I switched myself observing and supporting various departments; dietary, business office, activity, therapy and memory unit as per the need. I was able to practice the communication skills learnt during my graduate assistantship projects in supporting therapists in risk management and developed care plan with the therapist for the residents of special cases. I had an amazing experience meeting individual residents, one on one basis. Talking with the residents, listening to their experiences, observing their daily routines, and taking them on a walk provided me a chance to understand how much a personal touch in the life matters as one starts to get older.
I transitioned to administrative section to learn and support in conducting meetings with staffs, residents and families. Similarly, I assisted in reviewing the schedules of patients and planned for the care visits. I conducted ‘abaqis’ interviews, a tool for quality assessment of nursing homes. I felt trusted to be allowed to interact with the representative from Ohio Department of Health, which helped me to see the nursing home from the eye of a state.

Apart from being left on my own to engage myself to broaden my learning in the absence of the supervisor, the experience in Liberty Nursing Home has been really enriching.
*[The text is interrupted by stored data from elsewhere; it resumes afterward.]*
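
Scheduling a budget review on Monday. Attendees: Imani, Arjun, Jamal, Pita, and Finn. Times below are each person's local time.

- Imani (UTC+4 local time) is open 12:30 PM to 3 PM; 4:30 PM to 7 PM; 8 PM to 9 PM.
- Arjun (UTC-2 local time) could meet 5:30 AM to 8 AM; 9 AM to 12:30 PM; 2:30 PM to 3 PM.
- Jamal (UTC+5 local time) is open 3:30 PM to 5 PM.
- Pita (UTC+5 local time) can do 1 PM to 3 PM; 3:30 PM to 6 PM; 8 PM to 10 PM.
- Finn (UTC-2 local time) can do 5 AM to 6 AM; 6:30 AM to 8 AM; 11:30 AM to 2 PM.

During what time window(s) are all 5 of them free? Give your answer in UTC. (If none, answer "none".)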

It felt as if all the courses we studied in a year unveiled in mere 10 weeks of my internship.
I would like to thank Ohio Scholars in Aging Program – Summer, 2015 and Ohio Department of Aging (ODA) for providing a wonderful platform to expand our networking with ODA staffs and the interns with same interest but with different experiences. I feel fortunate to share and acquire knowledge related to aging and at the same time different ways to serve the older adults. I look forward to meeting and learning from this cohort in the future too.